The following is an extract from Mr. [Horace] Greeley’s letter: 


“But the South has other wants than that of the Blacks; other classes whose need of education is as real if not so absolute as theirs. Education for new duties, new relations, new responsibilities, is to-day the most pervading, if not the most urgent want of Whites also. Let us try to help these too, and thus demonstrate that what we have done for the Black has not been prompted by hatred of the White.

Let us help each class according to its needs, and without dictating in what manner these needs can best be supplied. A generous subscription from the North toward the extension of educational facilities from that College in Virginia which bears the name of Washington, will be regarded as a manifestation of good-will toward the dominant caste throughout the South. I trust that the proverbial liberality of our city will thus be signally illustrated.”

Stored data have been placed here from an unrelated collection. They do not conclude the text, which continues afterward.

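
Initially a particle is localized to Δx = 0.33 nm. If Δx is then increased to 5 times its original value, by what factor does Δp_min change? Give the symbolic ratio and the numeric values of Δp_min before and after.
Original Δp_min = 1.598 × 10^-25 kg·m/s; new Δp'_min = 3.196 × 10^-26 kg·m/s; ratio Δp'_min/Δp_min = 1/5.

From the uncertainty principle ΔxΔp ≥ ℏ/2, the minimum momentum uncertainty is Δp_min = ℏ/(2Δx).

Original (Δx = 0.33 nm = 3.300e-10 m):
Δp_min = (1.055e-34 J·s)/(2 × 3.300e-10 m) = 1.598e-25 kg·m/s

When Δx → 5Δx:
Δp'_min = ℏ/(2 × 5Δx) = (1/5) × ℏ/(2Δx) = (1/5) × Δp_min
Δp'_min = 1/5 × 1.598e-25 kg·m/s = 3.196e-26 kg·m/s

Since Δp_min ∝ 1/Δx, when Δx is increased to 5 times its original value, Δp_min decreases to 1/5 of its original value.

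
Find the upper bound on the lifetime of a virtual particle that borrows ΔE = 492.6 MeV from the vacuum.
6.681 × 10^-25 s

Using the energy-time uncertainty principle:
ΔEΔt ≥ ℏ/2

For a virtual particle borrowing energy ΔE, the maximum lifetime is:
Δt_max = ℏ/(2ΔE)

Converting energy:
ΔE = 492.6 MeV = 7.892e-11 J

Δt_max = (1.055e-34 J·s) / (2 × 7.892e-11 J)
Δt_max = 6.681e-25 s = 6.681 × 10^-25 s

Virtual particles with higher borrowed energy exist for shorter times.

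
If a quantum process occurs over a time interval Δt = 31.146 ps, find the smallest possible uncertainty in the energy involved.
10.567 μeV

Using the energy-time uncertainty principle:
ΔEΔt ≥ ℏ/2

The minimum uncertainty in energy is:
ΔE_min = ℏ/(2Δt)
ΔE_min = (1.055e-34 J·s) / (2 × 3.115e-11 s)
ΔE_min = 1.693e-24 J = 10.567 μeV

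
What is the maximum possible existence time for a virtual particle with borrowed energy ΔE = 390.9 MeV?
8.419 × 10^-25 s

Using the energy-time uncertainty principle:
ΔEΔt ≥ ℏ/2

For a virtual particle borrowing energy ΔE, the maximum lifetime is:
Δt_max = ℏ/(2ΔE)

Converting energy:
ΔE = 390.9 MeV = 6.263e-11 J

Δt_max = (1.055e-34 J·s) / (2 × 6.263e-11 J)
Δt_max = 8.419e-25 s = 8.419 × 10^-25 s

Virtual particles with higher borrowed energy exist for shorter times.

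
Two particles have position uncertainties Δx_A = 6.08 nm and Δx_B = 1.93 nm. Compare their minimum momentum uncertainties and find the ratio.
Particle B has the larger minimum momentum uncertainty, by a factor of 3.15.

For each particle, the minimum momentum uncertainty is Δp_min = ℏ/(2Δx):

Particle A: Δp_A = ℏ/(2×6.080e-09 m) = 8.672e-27 kg·m/s
Particle B: Δp_B = ℏ/(2×1.930e-09 m) = 2.732e-26 kg·m/s

Ratio: Δp_B/Δp_A = 3.15

Since Δp_min ∝ 1/Δx, the particle with smaller position uncertainty (B) has larger momentum uncertainty.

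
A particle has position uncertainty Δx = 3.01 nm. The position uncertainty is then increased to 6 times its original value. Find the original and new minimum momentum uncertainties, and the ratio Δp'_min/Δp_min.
Original Δp_min = 1.752 × 10^-26 kg·m/s; new Δp'_min = 2.920 × 10^-27 kg·m/s; ratio Δp'_min/Δp_min = 1/6.

From the uncertainty principle ΔxΔp ≥ ℏ/2, the minimum momentum uncertainty is Δp_min = ℏ/(2Δx).

Original (Δx = 3.01 nm = 3.010e-09 m):
Δp_min = (1.055e-34 J·s)/(2 × 3.010e-09 m) = 1.752e-26 kg·m/s

When Δx → 6Δx:
Δp'_min = ℏ/(2 × 6Δx) = (1/6) × ℏ/(2Δx) = (1/6) × Δp_min
Δp'_min = 1/6 × 1.752e-26 kg·m/s = 2.920e-27 kg·m/s

Since Δp_min ∝ 1/Δx, when Δx is increased to 6 times its original value, Δp_min decreases to 1/6 of its original value.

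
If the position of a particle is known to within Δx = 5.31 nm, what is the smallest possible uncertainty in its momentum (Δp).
9.930 × 10^-27 kg·m/s

Using the Heisenberg uncertainty principle:
ΔxΔp ≥ ℏ/2

The minimum uncertainty in momentum is:
Δp_min = ℏ/(2Δx)
Δp_min = (1.055e-34 J·s) / (2 × 5.310e-09 m)
Δp_min = 9.930e-27 kg·m/s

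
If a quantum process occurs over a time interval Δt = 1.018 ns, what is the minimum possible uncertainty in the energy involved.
323.287 neV

Using the energy-time uncertainty principle:
ΔEΔt ≥ ℏ/2

The minimum uncertainty in energy is:
ΔE_min = ℏ/(2Δt)
ΔE_min = (1.055e-34 J·s) / (2 × 1.018e-09 s)
ΔE_min = 5.180e-26 J = 323.287 neV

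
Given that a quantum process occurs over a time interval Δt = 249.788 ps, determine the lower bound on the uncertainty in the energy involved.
1.318 μeV

Using the energy-time uncertainty principle:
ΔEΔt ≥ ℏ/2

The minimum uncertainty in energy is:
ΔE_min = ℏ/(2Δt)
ΔE_min = (1.055e-34 J·s) / (2 × 2.498e-10 s)
ΔE_min = 2.111e-25 J = 1.318 μeV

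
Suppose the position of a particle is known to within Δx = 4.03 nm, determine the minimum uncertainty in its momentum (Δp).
1.308 × 10^-26 kg·m/s

Using the Heisenberg uncertainty principle:
ΔxΔp ≥ ℏ/2

The minimum uncertainty in momentum is:
Δp_min = ℏ/(2Δx)
Δp_min = (1.055e-34 J·s) / (2 × 4.030e-09 m)
Δp_min = 1.308e-26 kg·m/s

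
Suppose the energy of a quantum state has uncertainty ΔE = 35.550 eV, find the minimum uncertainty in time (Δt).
9.258 as

Using the energy-time uncertainty principle:
ΔEΔt ≥ ℏ/2

The minimum uncertainty in time is:
Δt_min = ℏ/(2ΔE)
Δt_min = (1.055e-34 J·s) / (2 × 5.696e-18 J)
Δt_min = 9.258e-18 s = 9.258 as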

…Rev. Henry Ward Beecher, on being introduced, was received with applause.

The war is over, said he; the country is united; and the question now is, what shall we do with it? Shall the Union foment discord within itself? Is it a statesmanlike and Christian policy to introduce and to maintain repellent influences ? And if so, may not one go to the very verge of imprudence in encouraging centripetal influences?

We have been driving asunder fifty years, and maintaining influences that separated the South from the North. At last the explosion came; it came as the earthquake or the volcano, and the whole country was convulsed.

Where now are the causes of disturbance? Gone, like the decayed matter that the husbandman turns up and buries with his plowshare. God has plowed up this nation as with a red-hot share, and it has turned things the other side up. Everything is new. Old things have passed away. We must therefore lay aside the prejudices of the olden time.

…He appealed in [sic] behalf of that College, because in doing this for Virginia they reached her sister States. All Virginia was sacred so long as it held the ashes of the Father of his country. He would stand on Mount Vernon and say, “ Washington sleeps here; let us adorn, and arrange, and beautify the place.”

[Beecher] also pleaded for that College because Gen. Lee was its President. They might as well face the music. No one regretted the course which Gen. Lee had chosen in former days more than he [Beecher] did.

…How was it now? Gen. Lee stood there pleading for mental bread for his scholars. Whatever had been his error in war, now he had devoted himself to the sacred cause of education—to the elevation of his fellow-citizens and ours. In the war, every man who fought bravely was his fellow-citizen, and now every man who gave himself for the recuperation of his country was his brother.

But some might say, would not Lee pervert the minds of the students? He would say, no. Water might cease to run with the current—human nature might cease to be what it had been in the past, before Gen. Lee would fail to instill patriotic lessons and love of country in the minds of all his students.

…In the future, the minds nurtured at the feet of Gen. Lee, in that College, would remember, with feelings of gratitude, reading the books and enjoying the privileges provided for them by their fellow citizens a little further North.